News & Events: Seminar Series
Biodiversity Research Seminar Series - Hilary Term 2008
Please Note: This seminar series has finished. For information on our current seminar series please see our Seminar Series.
All seminars will be held in the Boardroom, OUCE, 1-2pm on Thursdays unless indicated otherwise below. For further information contact Prof. Rob Whittaker.
Week 1: Thursday 17 January 2008
Towards a Biocultural Theory of Extinction.
Dr Richard Ladle, School of Geography, Oxford.
Week 2: Thursday 24 January 2008
Evapotranspiration is a proxy for biodiversity, but how accurate are evapotranspiration estimates?
Dr Josh Fisher, Environmental Change Institute, Oxford.
Week 3: Thursday 31 January 2008
Is tropical forest cover declining?
Alan Grainger, Leeds University.
Week 4: Thursday 7 February 2008
Vulnerability of the Amazon forest to climate change: new insights from a recent drought.
Dr Luiz Aragao, Environmental Change Institute, Oxford.
Week 5: Thursday 14 February 2008
Evolutionary species-area curves as revealed by single-island endemics: insights for the inter-provincial species-area relationship.
Dr Kostas Triantis, School of Geography, Oxford.
Week 6: Thursday 21 February 2008
Meta-analyses and Mega-mistakes: Calling time on meta-analyses of the species richness-productivity relationship
Prof. Robert J. Whittaker, Biodiversity Research Group, OUCE.
Week 7: Thursday 28 February 2008
POSTPONED UNTIL NEXT TERM
Where do you want to go to make a difference? A review of the scope of international conservation volunteering.
Dr Jamie Lorimer, School of Geography, Oxford.
Week 8: Thursday 6 March 2008
Climate change, humans and the extinction of the woolly mammoth
David Nogués-Bravo, Department of Biodiversity and Evolutionary Biology, National Museum of Natural Sciences, Spain.
Abstracts
Meta-analyses and Mega-mistakes: Calling time on meta-analyses of the species richness-productivity relationship.
Prof. Robert J. Whittaker, Biodiversity Research Group, OUCE.

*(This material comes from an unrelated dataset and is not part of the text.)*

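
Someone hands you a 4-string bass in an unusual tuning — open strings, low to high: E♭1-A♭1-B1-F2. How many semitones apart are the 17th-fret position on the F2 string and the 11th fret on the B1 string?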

Since early 2001, three meta-analyses of the Species Richness-productivity relationship (SRPR) have been published in the journal Ecology. A proper understanding of the SRPR is foundational to much diversity theory and the findings of the meta-analyses are thus attracting a great deal of (mostly uncritical) attention. This seminar will demonstrate significant flaws in these analyses arising from the failure to adopt rigorous criteria within these meta-analyses, and a general lack of rigour in the extraction, compilation and reporting of the results. Could it be that such problems are inherent to all meta-analyses in ecology given that study designs - far from being standardised across the literature - are essentially unique from study to study? In addition to consideration of error propagation within the meta-analyses, I will be presenting elements of a new theoretical framework addressing the scale-dependency of the SRPR.
Climate change, humans and the extinction of the woolly mammoth.
David Nogués-Bravo, Department of Biodiversity and Evolutionary Biology, National Museum of Natural Sciences, Spain.
The debate about why the Late Quaternary extinctions occurred has centred upon environmental, human-induced effects, or a combination of both. We combine climate envelope models and a population model with explicit treatment of woolly mammoth-human interactions to measure the extent to which a combination of climate changes and increased human pressures might have led to the extinction of the species in Eurasia. Climate conditions for woolly mammoths are measured across different time periods: 126 kyr BP, 42 kyr BP, 30 kyr BP, 21 kyr BP and 6 kyr BP. We show that suitable climate conditions for the mammoth reduced drastically between the Late Pleistocene and the Holocene, a 90% of its geographical range disappeared between the 42 kyr BP and the 6 kyr BP periods, with the remaining suitable areas in the mid-Holocene being mainly restricted to Arctic Siberia, which is where the youngest records of woolly mammoths in continental Asia have been found. Results of the population models also show that the collapse of the climatic niche of the mammoth caused a significant drop in their population size making woolly mammoths more vulnerable to the increasing hunting pressure from human populations. The coincidence of the disappearance of climatically suitable areas for woolly mammoths and the increase in anthropogenic impacts in the Holocene, the coup de grâce, likely set the place and time for the extinction of the woolly mammoth.